Попытки восстановления в МГУ
Из МГУ я был исключён с весьма неопределёнными перспективами. С одной стороны, представители университетского начальства и парторганизации, считая нужным успокаивать меня (всё-таки время было либеральное), представляли дело так, что исключение временное, я должен немного поработать, лучше узнать жизнь, а за дипломом дело не станет. В каком-то из официальных текстов или выступлений прозвучала мысль, что ошибки Белецкого связаны с незнанием им нашей жизни, и нельзя такому незрелому человеку вручать диплом, открывающий доступ к высоким должностям. Помню, как веселился по этому поводу мой добрый знакомый Миша Левин: «Ты, таким образом, когда окончишь, станешь единственным выпускником университета, которому по этому случаю гарантирована высокая должность». С другой стороны, возможность окончания университета оставалась чисто теоретической, так как никакие реальные сроки не назывались.

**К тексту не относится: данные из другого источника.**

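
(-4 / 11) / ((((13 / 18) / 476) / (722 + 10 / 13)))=-173222.01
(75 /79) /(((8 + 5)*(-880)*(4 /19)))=-285 /723008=-0.00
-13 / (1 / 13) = -169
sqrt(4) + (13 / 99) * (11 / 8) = 157 / 72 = 2.18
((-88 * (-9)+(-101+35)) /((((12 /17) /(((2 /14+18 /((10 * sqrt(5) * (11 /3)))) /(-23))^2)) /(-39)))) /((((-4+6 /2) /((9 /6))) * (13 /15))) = 136323 * sqrt(5) /37030+11669157 /1296050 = 17.24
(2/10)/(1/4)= 4/5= 0.80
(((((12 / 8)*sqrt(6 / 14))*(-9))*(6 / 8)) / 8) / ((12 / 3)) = -81*sqrt(21) / 1792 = -0.21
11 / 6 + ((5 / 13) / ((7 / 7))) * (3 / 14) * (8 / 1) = 1361 / 546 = 2.49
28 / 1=28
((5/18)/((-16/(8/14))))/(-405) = 1/40824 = 0.00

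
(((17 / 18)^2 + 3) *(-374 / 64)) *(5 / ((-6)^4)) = -1179035 / 13436928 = -0.09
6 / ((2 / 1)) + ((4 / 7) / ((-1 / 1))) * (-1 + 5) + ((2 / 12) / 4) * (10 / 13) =815 / 1092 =0.75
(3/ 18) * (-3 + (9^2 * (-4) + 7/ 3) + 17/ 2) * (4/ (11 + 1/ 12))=-1084/ 57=-19.02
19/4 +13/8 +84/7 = 18.38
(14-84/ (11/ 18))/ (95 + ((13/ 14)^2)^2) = -52168928/ 40458891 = -1.29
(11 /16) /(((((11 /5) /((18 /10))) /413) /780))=724815 /4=181203.75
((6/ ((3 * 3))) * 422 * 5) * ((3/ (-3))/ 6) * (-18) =4220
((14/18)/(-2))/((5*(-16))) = 7/1440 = 0.00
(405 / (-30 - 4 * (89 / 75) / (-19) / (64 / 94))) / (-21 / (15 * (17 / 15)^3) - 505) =2268332100 / 83974212043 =0.03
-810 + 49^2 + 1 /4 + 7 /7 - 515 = 4309 /4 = 1077.25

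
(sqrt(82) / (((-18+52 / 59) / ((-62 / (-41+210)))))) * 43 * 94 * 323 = 2387880214 * sqrt(82) / 85345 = 253361.94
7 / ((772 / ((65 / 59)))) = 0.01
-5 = -5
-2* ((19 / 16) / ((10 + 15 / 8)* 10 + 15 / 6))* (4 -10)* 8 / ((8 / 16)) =1.88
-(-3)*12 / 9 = 4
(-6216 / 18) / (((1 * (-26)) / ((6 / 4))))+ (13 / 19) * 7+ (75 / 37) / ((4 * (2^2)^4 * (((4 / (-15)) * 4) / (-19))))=3705573257 / 149733376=24.75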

Первое заявление с просьбой о восстановлении я направил в МГУ ещё до поездки на целину (в 1957 году). Понимая шаткость своих шансов, я просил о зачислении на заочное отделение – по существу мне всё равно, а для университета лучше, чтобы я был подальше.

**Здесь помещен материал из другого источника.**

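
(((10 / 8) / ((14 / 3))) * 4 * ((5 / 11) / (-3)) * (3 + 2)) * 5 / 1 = -625 / 154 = -4.06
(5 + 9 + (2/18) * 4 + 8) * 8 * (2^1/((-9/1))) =-3232/81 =-39.90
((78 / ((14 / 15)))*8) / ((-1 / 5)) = -23400 / 7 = -3342.86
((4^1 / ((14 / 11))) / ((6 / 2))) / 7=22 / 147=0.15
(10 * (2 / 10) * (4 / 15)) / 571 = 8 / 8565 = 0.00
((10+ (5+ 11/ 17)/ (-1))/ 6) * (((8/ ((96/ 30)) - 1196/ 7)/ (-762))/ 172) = 87209/ 93579696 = 0.00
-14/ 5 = -2.80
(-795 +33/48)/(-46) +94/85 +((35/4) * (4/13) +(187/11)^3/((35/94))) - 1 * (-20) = 75351905491/5692960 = 13235.98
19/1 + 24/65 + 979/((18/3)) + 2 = 71969/390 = 184.54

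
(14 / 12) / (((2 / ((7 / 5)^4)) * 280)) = 2401 / 300000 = 0.01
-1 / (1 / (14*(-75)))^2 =-1102500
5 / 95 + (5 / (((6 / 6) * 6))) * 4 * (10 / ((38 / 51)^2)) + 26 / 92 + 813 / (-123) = 36607071 / 680846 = 53.77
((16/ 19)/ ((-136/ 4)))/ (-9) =8/ 2907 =0.00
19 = 19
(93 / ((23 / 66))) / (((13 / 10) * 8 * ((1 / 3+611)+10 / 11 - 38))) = 101277 / 2266420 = 0.04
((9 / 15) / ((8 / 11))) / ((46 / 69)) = 99 / 80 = 1.24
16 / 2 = 8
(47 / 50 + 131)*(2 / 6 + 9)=1231.44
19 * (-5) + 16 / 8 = -93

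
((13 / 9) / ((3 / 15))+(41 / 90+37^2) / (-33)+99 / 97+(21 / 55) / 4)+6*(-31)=-25255163 / 115236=-219.16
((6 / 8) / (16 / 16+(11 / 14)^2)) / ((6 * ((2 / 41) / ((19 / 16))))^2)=29735209 / 3895296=7.63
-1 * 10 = -10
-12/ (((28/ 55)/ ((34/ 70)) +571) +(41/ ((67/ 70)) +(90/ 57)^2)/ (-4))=-36183752/ 1690733769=-0.02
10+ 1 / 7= 71 / 7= 10.14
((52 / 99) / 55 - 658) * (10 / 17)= -7165516 / 18513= -387.05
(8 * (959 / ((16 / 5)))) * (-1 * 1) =-2397.50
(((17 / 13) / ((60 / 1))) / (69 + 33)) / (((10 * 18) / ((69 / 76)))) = 23 / 21340800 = 0.00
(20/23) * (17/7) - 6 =-3.89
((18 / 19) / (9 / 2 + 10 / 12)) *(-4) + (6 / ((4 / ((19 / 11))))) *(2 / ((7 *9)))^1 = -5515 / 8778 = -0.63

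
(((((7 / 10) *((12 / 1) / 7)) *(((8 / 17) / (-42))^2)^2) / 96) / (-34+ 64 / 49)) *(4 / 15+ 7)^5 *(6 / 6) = -123089916392 / 1008174248342296875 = -0.00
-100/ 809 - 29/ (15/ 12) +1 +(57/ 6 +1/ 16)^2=69.12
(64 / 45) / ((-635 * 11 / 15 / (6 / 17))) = -128 / 118745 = -0.00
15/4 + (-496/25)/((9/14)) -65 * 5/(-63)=-138307/6300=-21.95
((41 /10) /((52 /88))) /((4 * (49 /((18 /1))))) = 4059 /6370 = 0.64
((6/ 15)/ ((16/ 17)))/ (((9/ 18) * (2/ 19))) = 323/ 40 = 8.08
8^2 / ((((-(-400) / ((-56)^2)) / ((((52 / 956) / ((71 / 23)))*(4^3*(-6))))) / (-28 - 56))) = 120981159936 / 424225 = 285181.59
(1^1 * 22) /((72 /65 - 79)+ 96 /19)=-27170 /89957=-0.30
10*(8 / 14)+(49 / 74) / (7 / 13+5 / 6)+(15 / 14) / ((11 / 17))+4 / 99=7.89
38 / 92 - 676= -31077 / 46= -675.59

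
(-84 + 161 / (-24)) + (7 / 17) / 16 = -73997 / 816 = -90.68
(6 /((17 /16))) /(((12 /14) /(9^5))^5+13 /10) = 47667008312639867494169184960 /10973342538638969496053536561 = 4.34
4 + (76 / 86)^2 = 4.78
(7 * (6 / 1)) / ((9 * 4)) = 7 / 6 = 1.17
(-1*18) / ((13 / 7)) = -126 / 13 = -9.69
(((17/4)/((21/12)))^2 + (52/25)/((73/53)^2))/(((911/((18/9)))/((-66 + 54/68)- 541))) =-941085007127/101099523175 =-9.31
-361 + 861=500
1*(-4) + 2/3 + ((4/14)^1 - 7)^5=-688203091/50421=-13649.14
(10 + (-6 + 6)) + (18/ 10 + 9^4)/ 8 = 16607/ 20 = 830.35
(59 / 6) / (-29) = -59 / 174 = -0.34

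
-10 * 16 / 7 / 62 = -80 / 217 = -0.37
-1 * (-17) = 17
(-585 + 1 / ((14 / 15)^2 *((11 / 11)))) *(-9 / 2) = 1029915 / 392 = 2627.33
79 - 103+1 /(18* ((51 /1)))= -22031 /918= -24.00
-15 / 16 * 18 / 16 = -135 / 128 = -1.05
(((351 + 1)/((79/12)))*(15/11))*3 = 17280/79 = 218.73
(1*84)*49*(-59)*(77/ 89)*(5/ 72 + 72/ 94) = -4405169923/ 25098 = -175518.76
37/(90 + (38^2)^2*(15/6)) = 1/140890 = 0.00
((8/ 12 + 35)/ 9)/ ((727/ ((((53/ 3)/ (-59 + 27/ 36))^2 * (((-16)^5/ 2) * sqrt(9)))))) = -2521305186304/ 3196916343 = -788.67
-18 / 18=-1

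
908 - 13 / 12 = 10883 / 12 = 906.92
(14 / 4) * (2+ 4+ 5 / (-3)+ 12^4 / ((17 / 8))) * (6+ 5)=38337145 / 102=375854.36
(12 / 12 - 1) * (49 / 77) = 0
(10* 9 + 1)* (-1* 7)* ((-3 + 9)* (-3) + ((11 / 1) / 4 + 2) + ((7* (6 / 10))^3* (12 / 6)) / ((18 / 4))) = -6267443 / 500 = -12534.89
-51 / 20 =-2.55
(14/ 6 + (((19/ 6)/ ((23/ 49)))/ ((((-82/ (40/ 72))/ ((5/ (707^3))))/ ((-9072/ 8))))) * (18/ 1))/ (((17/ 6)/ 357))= 285644325792/ 971573843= 294.00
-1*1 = -1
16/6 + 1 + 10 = 13.67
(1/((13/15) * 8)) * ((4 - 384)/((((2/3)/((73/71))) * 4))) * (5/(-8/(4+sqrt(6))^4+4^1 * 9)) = -1565056125/522757664+1560375 * sqrt(6)/65344708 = -2.94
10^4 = 10000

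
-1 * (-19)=19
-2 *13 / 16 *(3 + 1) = -6.50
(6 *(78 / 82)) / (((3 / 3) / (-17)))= -3978 / 41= -97.02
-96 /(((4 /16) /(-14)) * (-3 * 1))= -1792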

Чтобы узнать ответ, я возвращался с целины в Ереван через Москву. Поселившись у тёти Жени, первым делом, не тратя времени, пошёл в университет.
Огромное впечатление на меня произвела встреча с Колмогоровым. Напомню, что как раз Колмогоров, будучи деканом, под давлением партбюро подал представление на моё исключение, потом пытался отозвать его, но было уже поздно. А потом его и вовсе отстранили от этой должности.
Я переписывался с Колмогоровым на тему своего восстановления ещё из Еревана, и по его письмам было видно, что он искренне хочет моего восстановления. И так же было видно то, что я знал и без этого, – как мало от него зависит. Что значило в советском университете слово академика с мировым именем в поддержку своего ученика (между нами говоря, плохого ученика, но это как раз не имело значения)? Так же он меня встретил и сейчас. Больше всего меня поразило, что Андрей Николаевич чувствовал вину передо мной и видно было, как он это переживал. Одни из первых его слов ко мне прозвучали так: «Ведь вы не думаете, что я поступил непорядочно, вы же подаёте мне руку». (Последние слова я воспринял как своего рода реакцию на пассаж из моей крамольной статьи, касающийся советских писателей: «… все без исключения писатели … представлялись мне людьми жадными, продажными и беспринципными, недостойными того, чтобы порядочный человек подал им руку»). И это мне говорит Колмогоров! Тут бы мне броситься к нему и рассказать, как я его уважаю и ценю, так что никакой капли обиды на него у меня быть не может. До сих пор жалею, что этого не сделал. Но его слова стали для меня примером того, какую ответственность чувствует благородный человек за каждый свой поступок, как подвергает его моральной оценке, как тяжело переживает возможность сомнения в его безупречности.